Mme Deblain s’était levée, des éclairs d’indignation dans les yeux.

À ce mouvement, M. Babou demeura un instant interdit et son greffier, ébahi, cessa d’écrire.

Mais le juge d’instruction, se remettant bien vite, reprit :

— Toute cette comédie-là ne me surprend pas, je m’y attendais. Oui, M. Barthey, votre amant !

— Assez, monsieur, s’écria l’Américaine, assez ! Je ne suis pas aussi étrangère que vous le pensez aux lois de la France ; je sais que la torture y est abolie depuis longtemps. Alors pourquoi m’infliger le supplice d’être interrogée ainsi que vous le faites ?

— Madame !

— Je vous jure, monsieur, que ces paroles sont les dernières que je vous adresserai. Désormais, vous me questionneriez vainement, je ne vous répondrais plus. Faites de moi ce que vous voudrez. Mon ambassadeur est peut-être en ce moment même chez votre ministre de la justice. Un jour viendra où vous aurez à rendre compte de votre conduite envers une femme sans défense que vous avez le droit de poursuivre, puisque vous la croyez coupable, mais à laquelle il était de votre devoir d’épargner les outrages. C’est seulement devant mes juges que je m’expliquerai ou qu’on s’expliquera pour moi. À vous, plus un mot, plus un seul !

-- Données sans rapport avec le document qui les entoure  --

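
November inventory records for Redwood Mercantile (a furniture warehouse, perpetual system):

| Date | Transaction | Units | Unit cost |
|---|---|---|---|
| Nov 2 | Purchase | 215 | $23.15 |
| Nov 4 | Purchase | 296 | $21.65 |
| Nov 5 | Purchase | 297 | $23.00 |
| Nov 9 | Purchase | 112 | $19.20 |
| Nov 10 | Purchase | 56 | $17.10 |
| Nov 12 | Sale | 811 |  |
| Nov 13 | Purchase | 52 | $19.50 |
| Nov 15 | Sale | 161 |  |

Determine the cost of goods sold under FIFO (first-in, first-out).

COGS = $21,256.25

Nov 12, 811 sold [FIFO — oldest first]: 215 @ $23.15 + 296 @ $21.65 + 297 @ $23.00 + 3 @ $19.20 = $18,274.25
Nov 15, 161 sold [FIFO — oldest first]: 109 @ $19.20 + 52 @ $17.10 = $2,982.00
Total COGS = $18,274.25 + $2,982.00 = $21,256.25
Ending inventory: 4 @ $17.10 + 52 @ $19.50 = $1,082.40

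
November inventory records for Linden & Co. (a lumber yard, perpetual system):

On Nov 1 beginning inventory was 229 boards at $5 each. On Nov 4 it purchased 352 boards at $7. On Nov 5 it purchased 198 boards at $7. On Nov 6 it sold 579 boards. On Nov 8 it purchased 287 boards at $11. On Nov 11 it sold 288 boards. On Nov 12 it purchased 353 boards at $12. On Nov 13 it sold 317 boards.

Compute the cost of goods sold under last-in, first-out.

Nov 6, 579 sold [LIFO — newest first]: 198 @ $7 + 352 @ $7 + 29 @ $5 = $3,995
Nov 11, 288 sold [LIFO — newest first]: 287 @ $11 + 1 @ $5 = $3,162
Nov 13, 317 sold [LIFO — newest first]: 317 @ $12 = $3,804
Total COGS = $3,995 + $3,162 + $3,804 = $10,961
Ending inventory: 199 @ $5 + 36 @ $12 = $1,427
Check: goods available $12,388 = COGS $10,961 + ending $1,427

COGS = $10,961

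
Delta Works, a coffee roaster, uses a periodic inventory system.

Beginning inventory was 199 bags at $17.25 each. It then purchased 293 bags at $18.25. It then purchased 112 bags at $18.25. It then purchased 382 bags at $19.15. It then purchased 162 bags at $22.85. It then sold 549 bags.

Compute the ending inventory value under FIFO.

Ending inventory = $12,020.75

Sale 1 (549) [FIFO — oldest first]: 199 @ $17.25 + 293 @ $18.25 + 57 @ $18.25 = $9,820.25
Ending inventory: 55 @ $18.25 + 382 @ $19.15 + 162 @ $22.85 = $12,020.75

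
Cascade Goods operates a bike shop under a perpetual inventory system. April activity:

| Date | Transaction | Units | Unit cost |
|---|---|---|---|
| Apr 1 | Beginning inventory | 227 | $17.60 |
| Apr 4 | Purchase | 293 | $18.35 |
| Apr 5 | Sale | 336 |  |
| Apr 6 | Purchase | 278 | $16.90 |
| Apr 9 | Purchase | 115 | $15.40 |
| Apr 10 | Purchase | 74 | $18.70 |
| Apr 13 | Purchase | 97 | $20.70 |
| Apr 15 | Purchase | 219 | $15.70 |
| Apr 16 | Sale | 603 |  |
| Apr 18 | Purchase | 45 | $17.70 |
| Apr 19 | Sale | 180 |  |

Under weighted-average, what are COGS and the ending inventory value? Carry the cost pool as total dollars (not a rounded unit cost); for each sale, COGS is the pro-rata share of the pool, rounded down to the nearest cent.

COGS = $19,519.64; ending inventory = $3,947.81

After Apr 1: 227 on hand, pool $3,995.20 (≈ $17.6000 each)
After Apr 4: 520 on hand, pool $9,371.75 (≈ $18.0226 each)
Apr 5, sell 336: 336/520 × $9,371.75 → $6,055.59
After Apr 6: 462 on hand, pool $8,014.36 (≈ $17.3471 each)
After Apr 9: 577 on hand, pool $9,785.36 (≈ $16.9590 each)
After Apr 10: 651 on hand, pool $11,169.16 (≈ $17.1569 each)
After Apr 13: 748 on hand, pool $13,177.06 (≈ $17.6164 each)
After Apr 15: 967 on hand, pool $16,615.36 (≈ $17.1824 each)
Apr 16, sell 603: 603/967 × $16,615.36 → $10,360.97
After Apr 18: 409 on hand, pool $7,050.89 (≈ $17.2393 each)
Apr 19, sell 180: 180/409 × $7,050.89 → $3,103.08
Total COGS = $6,055.59 + $10,360.97 + $3,103.08 = $19,519.64
Ending inventory (cost pool remaining) = $3,947.81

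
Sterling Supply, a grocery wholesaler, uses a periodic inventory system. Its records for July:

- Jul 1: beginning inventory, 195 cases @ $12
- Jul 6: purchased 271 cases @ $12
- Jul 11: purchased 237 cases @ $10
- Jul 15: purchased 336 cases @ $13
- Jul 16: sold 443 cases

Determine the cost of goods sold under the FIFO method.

COGS = $5,316

Jul 16, 443 sold [FIFO — oldest first]: 195 @ $12 + 248 @ $12 = $5,316
Ending inventory: 23 @ $12 + 237 @ $10 + 336 @ $13 = $7,014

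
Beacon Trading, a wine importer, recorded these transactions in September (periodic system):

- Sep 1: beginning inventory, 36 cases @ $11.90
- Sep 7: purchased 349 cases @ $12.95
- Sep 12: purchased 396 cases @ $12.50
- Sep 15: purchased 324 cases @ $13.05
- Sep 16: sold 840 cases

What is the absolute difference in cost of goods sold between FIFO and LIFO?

$64.30

FIFO COGS: 36 @ $11.90 + 349 @ $12.95 + 396 @ $12.50 + 59 @ $13.05 = $10,667.90
LIFO COGS: 324 @ $13.05 + 396 @ $12.50 + 120 @ $12.95 = $10,732.20
Difference = |$10,667.90 − $10,732.20| = $64.30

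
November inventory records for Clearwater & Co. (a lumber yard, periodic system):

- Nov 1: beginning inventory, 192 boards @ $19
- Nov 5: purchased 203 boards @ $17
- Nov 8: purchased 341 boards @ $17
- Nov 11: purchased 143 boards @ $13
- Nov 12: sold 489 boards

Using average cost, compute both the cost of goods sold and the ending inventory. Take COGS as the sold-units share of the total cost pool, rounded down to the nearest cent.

Nov 12, sell 489: 489/879 × $14,755.00 → $8,208.41
Ending inventory (cost pool remaining) = $6,546.59
Check: goods available $14,755.00 = COGS $8,208.41 + ending $6,546.59

COGS = $8,208.41; ending inventory = $6,546.59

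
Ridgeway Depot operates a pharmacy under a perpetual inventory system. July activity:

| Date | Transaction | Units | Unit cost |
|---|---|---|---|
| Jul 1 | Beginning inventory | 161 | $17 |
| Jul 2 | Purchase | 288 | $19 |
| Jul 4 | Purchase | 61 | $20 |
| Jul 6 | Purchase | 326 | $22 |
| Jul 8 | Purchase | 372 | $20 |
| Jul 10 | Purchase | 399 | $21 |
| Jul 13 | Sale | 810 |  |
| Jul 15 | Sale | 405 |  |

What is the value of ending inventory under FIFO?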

Rhéa avait dit tout cela avec une telle dignité, la résolution était si énergiquement peinte sur son visage, que M. Babou en demeurait confondu ; non pas qu’il pensât, dans son esprit étroit et vaniteux, qu’il eût le moindre tort, mais tout simplement parce qu’il ne s’attendait pas à une semblable révolte.

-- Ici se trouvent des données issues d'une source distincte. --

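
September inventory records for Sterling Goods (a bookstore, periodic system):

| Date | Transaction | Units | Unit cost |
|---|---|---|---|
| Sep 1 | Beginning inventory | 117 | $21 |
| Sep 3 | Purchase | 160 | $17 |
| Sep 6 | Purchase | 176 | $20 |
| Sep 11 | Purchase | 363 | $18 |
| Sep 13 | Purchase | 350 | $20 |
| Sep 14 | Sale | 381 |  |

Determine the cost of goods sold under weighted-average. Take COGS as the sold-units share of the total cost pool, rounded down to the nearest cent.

COGS = $7,264.16

Sep 14, sell 381: 381/1166 × $22,231.00 → $7,264.16
Ending inventory (cost pool remaining) = $14,966.84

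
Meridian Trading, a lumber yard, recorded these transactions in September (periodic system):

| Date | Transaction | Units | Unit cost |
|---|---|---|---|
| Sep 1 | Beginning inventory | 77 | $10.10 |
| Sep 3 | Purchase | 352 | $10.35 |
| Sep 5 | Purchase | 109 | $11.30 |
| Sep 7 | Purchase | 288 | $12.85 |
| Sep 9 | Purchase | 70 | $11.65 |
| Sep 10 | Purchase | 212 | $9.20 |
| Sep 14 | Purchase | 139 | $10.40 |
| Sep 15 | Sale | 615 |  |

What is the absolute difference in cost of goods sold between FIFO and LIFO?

FIFO COGS: 77 @ $10.10 + 352 @ $10.35 + 109 @ $11.30 + 77 @ $12.85 = $6,642.05
LIFO COGS: 139 @ $10.40 + 212 @ $9.20 + 70 @ $11.65 + 194 @ $12.85 = $6,704.40
Difference = |$6,642.05 − $6,704.40| = $62.35

$62.35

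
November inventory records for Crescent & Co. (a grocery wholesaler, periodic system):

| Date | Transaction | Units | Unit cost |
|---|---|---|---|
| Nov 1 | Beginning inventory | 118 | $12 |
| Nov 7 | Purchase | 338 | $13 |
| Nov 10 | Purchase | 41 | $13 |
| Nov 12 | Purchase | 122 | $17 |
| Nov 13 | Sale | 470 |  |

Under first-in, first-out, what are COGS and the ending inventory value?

COGS = $5,992; ending inventory = $2,425

Nov 13, 470 sold [FIFO — oldest first]: 118 @ $12 + 338 @ $13 + 14 @ $13 = $5,992
Ending inventory: 27 @ $13 + 122 @ $17 = $2,425
Check: goods available $8,417 = COGS $5,992 + ending $2,425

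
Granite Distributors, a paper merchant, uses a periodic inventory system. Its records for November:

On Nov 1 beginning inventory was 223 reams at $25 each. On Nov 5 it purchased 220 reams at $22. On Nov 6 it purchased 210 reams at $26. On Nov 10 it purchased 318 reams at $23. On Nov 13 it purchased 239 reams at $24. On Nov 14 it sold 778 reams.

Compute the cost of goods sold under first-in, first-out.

COGS = $18,750

Nov 14, 778 sold [FIFO — oldest first]: 223 @ $25 + 220 @ $22 + 210 @ $26 + 125 @ $23 = $18,750
Ending inventory: 193 @ $23 + 239 @ $24 = $10,175
Check: goods available $28,925 = COGS $18,750 + ending $10,175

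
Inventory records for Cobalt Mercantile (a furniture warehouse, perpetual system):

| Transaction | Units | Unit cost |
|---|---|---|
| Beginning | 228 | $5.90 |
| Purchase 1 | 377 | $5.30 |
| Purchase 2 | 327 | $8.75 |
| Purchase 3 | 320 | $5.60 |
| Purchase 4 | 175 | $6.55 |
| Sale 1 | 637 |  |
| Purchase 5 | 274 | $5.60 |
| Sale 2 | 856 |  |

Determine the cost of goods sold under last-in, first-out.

Sale 1 (637) [LIFO — newest first]: 175 @ $6.55 + 320 @ $5.60 + 142 @ $8.75 = $4,180.75
Sale 2 (856) [LIFO — newest first]: 274 @ $5.60 + 185 @ $8.75 + 377 @ $5.30 + 20 @ $5.90 = $5,269.25
Total COGS = $4,180.75 + $5,269.25 = $9,450.00
Ending inventory: 208 @ $5.90 = $1,227.20

COGS = $9,450.00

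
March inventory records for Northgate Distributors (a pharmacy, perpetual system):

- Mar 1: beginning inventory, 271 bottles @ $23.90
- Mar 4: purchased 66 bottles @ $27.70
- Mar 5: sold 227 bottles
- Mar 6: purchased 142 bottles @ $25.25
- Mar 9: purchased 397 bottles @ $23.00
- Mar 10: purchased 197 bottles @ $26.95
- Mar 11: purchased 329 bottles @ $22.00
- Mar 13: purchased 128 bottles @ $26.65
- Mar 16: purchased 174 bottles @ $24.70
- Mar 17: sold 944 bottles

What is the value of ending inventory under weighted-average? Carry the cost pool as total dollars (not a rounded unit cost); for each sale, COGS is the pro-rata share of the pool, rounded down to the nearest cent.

After Mar 1: 271 on hand, pool $6,476.90 (≈ $23.9000 each)
After Mar 4: 337 on hand, pool $8,305.10 (≈ $24.6442 each)
Mar 5, sell 227: 227/337 × $8,305.10 → $5,594.23
After Mar 6: 252 on hand, pool $6,296.37 (≈ $24.9856 each)
After Mar 9: 649 on hand, pool $15,427.37 (≈ $23.7710 each)
After Mar 10: 846 on hand, pool $20,736.52 (≈ $24.5113 each)
After Mar 11: 1175 on hand, pool $27,974.52 (≈ $23.8081 each)
After Mar 13: 1303 on hand, pool $31,385.72 (≈ $24.0873 each)
After Mar 16: 1477 on hand, pool $35,683.52 (≈ $24.1595 each)
Mar 17, sell 944: 944/1477 × $35,683.52 → $22,806.52
Total COGS = $5,594.23 + $22,806.52 = $28,400.75
Ending inventory (cost pool remaining) = $12,877.00
Check: goods available $41,277.75 = COGS $28,400.75 + ending $12,877.00

Ending inventory = $12,877.00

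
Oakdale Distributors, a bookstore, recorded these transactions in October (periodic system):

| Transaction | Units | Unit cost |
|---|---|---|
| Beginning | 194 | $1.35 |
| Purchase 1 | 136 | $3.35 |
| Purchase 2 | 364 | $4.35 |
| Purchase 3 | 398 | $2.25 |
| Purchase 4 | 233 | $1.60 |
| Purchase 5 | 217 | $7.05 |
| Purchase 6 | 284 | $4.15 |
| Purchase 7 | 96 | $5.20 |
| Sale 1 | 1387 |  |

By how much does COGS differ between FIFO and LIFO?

$1,161.30

FIFO COGS: 194 @ $1.35 + 136 @ $3.35 + 364 @ $4.35 + 398 @ $2.25 + 233 @ $1.60 + 62 @ $7.05 = $4,006.30
LIFO COGS: 96 @ $5.20 + 284 @ $4.15 + 217 @ $7.05 + 233 @ $1.60 + 398 @ $2.25 + 159 @ $4.35 = $5,167.60
Difference = |$4,006.30 − $5,167.60| = $1,161.30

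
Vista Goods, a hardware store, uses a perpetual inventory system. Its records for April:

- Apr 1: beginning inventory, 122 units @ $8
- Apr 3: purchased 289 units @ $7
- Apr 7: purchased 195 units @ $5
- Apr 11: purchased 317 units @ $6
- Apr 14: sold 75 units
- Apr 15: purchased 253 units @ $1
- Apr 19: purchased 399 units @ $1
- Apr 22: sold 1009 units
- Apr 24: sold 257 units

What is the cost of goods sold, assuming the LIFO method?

Apr 14, 75 sold [LIFO — newest first]: 75 @ $6 = $450
Apr 22, 1009 sold [LIFO — newest first]: 399 @ $1 + 253 @ $1 + 242 @ $6 + 115 @ $5 = $2,679
Apr 24, 257 sold [LIFO — newest first]: 80 @ $5 + 177 @ $7 = $1,639
Total COGS = $450 + $2,679 + $1,639 = $4,768
Ending inventory: 122 @ $8 + 112 @ $7 = $1,760

COGS = $4,768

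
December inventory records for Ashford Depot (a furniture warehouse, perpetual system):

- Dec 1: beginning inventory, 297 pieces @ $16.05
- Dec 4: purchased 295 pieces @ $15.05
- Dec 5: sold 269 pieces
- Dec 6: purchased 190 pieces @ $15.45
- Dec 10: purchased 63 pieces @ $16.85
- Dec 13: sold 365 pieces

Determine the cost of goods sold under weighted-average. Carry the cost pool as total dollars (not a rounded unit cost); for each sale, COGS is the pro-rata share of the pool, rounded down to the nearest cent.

After Dec 1: 297 on hand, pool $4,766.85 (≈ $16.0500 each)
After Dec 4: 592 on hand, pool $9,206.60 (≈ $15.5517 each)
Dec 5, sell 269: 269/592 × $9,206.60 → $4,183.40
After Dec 6: 513 on hand, pool $7,958.70 (≈ $15.5140 each)
After Dec 10: 576 on hand, pool $9,020.25 (≈ $15.6602 each)
Dec 13, sell 365: 365/576 × $9,020.25 → $5,715.95
Total COGS = $4,183.40 + $5,715.95 = $9,899.35
Ending inventory (cost pool remaining) = $3,304.30

COGS = $9,899.35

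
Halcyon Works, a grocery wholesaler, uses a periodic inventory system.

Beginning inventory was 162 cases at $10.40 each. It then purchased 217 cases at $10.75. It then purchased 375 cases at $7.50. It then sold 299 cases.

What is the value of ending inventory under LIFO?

Ending inventory = $4,587.55

Sale 1 (299) [LIFO — newest first]: 299 @ $7.50 = $2,242.50
Ending inventory: 162 @ $10.40 + 217 @ $10.75 + 76 @ $7.50 = $4,587.55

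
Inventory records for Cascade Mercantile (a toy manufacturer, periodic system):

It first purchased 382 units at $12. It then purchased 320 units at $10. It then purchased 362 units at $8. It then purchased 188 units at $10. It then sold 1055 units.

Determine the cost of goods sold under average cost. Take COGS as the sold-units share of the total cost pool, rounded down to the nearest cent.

COGS = $10,583.70

Sale 1, sell 1055: 1055/1252 × $12,560.00 → $10,583.70
Ending inventory (cost pool remaining) = $1,976.30
Check: goods available $12,560.00 = COGS $10,583.70 + ending $1,976.30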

— Ah ! vous ne me répondrez plus, dit-il enfin, de son ton nasillard. Eh bien ! nous verrons. La prison préventive et le secret en ont réduit d’autres que vous. Dois-je continuer votre interrogatoire ?

Mme Deblain fit, de la tête, un mouvement négatif.

— Soit ! dit le juge d’instruction.

Et, s’adressant à son greffier, il commanda :

— Faites signer la prévenue.

La jeune femme s’approcha de la table du scribe et, après avoir jeté un coup d’œil sur les feuilles que cet homme lui tendait, elle traça rapidement ces mots au bas de l’une d’elles :

« Lorsque cet interrogatoire mentionnera exactement toutes mes réponses, je le signerai. »

Cela fait, elle se dirigea vers la porte de la pièce.

M. Babou, furieux, s’écria :

— Je vous défends de sortir. Ah ! vous ne voulez pas parler !

Il s’était mis à écrire et, lorsqu’il eut terminé, il ordonna à son greffier d’appeler le gendarme qui avait amené Mme Deblain.

Cet homme entra immédiatement.

— Reconduisez la prévenue en prison, lui dit-il, et remettez cette lettre à M. Crosnier. Ah ! vous ne voulez pas parler !

Rhéa affecta de ne point entendre cette phrase menaçante et sortit en baissant son voile.